Mercurial > hg > autoencoder-specgram
view README.md @ 1:04f1e3463466 tip master
Implement maxpooling and unpooling aspect
author | Dan Stowell <danstowell@users.sourceforge.net> |
---|---|
date | Wed, 13 Jan 2016 09:56:16 +0000 |
parents | 73317239d6d1 |
children |
line wrap: on
line source
Spectrogram auto-encoder (c) Dan Stowell 2016. A simple example of an autoencoder set up for spectrograms, with two convolutional layers - thought of as one "encoding" layer and one "decoding" layer. It's meant to be a fairly minimal example of doing this in Theano, using the Lasagne framework to make things easier. By default it simply makes a training set from different chunks of the same single spectrogram (from the supplied wave file). This is not a good training set! Notable (potentially unusual) things about this implementation: * Data is not pre-whitened, instead we use a custom layer (NormalisationLayer) to normalise the mean-and-variance of the data for us. This is because I want the spectrogram to be normalised when it is input but not normalised when it is output. * It's a convolutional net but only along the time axis; along the frequency axis it's fully-connected. * There's no maxpooling/downsampling.

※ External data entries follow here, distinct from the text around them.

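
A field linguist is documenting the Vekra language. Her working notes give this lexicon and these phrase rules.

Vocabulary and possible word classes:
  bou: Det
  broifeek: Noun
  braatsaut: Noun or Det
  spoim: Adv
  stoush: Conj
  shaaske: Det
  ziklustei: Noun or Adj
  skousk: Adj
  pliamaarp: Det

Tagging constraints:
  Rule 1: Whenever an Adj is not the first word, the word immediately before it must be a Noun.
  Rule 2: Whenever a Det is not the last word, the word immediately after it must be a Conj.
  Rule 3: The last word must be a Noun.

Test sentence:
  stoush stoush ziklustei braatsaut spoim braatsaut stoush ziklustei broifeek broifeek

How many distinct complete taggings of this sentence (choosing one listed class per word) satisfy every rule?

2

Candidates per position — 1:stoush {Conj}; 2:stoush {Conj}; 3:ziklustei {Noun,Adj}; 4:braatsaut {Noun,Det}; 5:spoim {Adv}; 6:braatsaut {Noun,Det}; 7:stoush {Conj}; 8:ziklustei {Noun,Adj}; 9:broifeek {Noun}; 10:broifeek {Noun}.
There are 16 candidate sequences in total.
The sequences that satisfy every rule: Conj Conj Noun Noun Adv Noun Conj Noun Noun Noun; Conj Conj Noun Noun Adv Det Conj Noun Noun Noun.
Count = 2.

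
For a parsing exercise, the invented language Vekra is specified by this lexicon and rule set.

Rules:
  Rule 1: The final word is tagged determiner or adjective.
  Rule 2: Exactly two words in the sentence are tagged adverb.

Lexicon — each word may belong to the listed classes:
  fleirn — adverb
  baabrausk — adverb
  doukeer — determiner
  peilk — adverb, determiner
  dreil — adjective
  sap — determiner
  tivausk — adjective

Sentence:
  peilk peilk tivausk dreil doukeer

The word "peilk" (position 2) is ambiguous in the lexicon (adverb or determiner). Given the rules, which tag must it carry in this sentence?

adverb

Candidates per position — 1:peilk {adverb,determiner}; 2:peilk {adverb,determiner}; 3:tivausk {adjective}; 4:dreil {adjective}; 5:doukeer {determiner}.
At position 1, choosing determiner makes rule 2 impossible to satisfy; hence adverb.
At position 2, choosing determiner makes rule 2 impossible to satisfy; hence adverb.
So the tagging must be: adverb adverb adjective adjective determiner.
Checking: rule 1 holds; rule 2 holds.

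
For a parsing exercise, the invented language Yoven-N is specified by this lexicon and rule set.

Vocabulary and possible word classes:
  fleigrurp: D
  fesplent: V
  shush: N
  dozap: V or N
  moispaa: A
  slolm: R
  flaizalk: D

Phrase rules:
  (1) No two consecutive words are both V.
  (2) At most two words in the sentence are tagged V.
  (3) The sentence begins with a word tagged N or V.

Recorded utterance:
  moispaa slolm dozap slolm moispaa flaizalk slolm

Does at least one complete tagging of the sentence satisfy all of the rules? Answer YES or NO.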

SYSTEM REQUIREMENTS =================== * Python * Theano (NOTE: please check the Lasagne page for preferred Theano version) * Lasagne https://github.com/Lasagne/Lasagne * Matplotlib * scikits.audiolab Tested on Ubuntu 14.04 with Python 2.7. USAGE ===== python autoencoder-specgram.py It creates a "pdf" folder and puts plots in there (multi-page PDFs) as it goes along. There's a "progress" pdf which gets repeatedly overwritten - you should see the output quality gradually getting better. Look in userconfig.py for configuration options.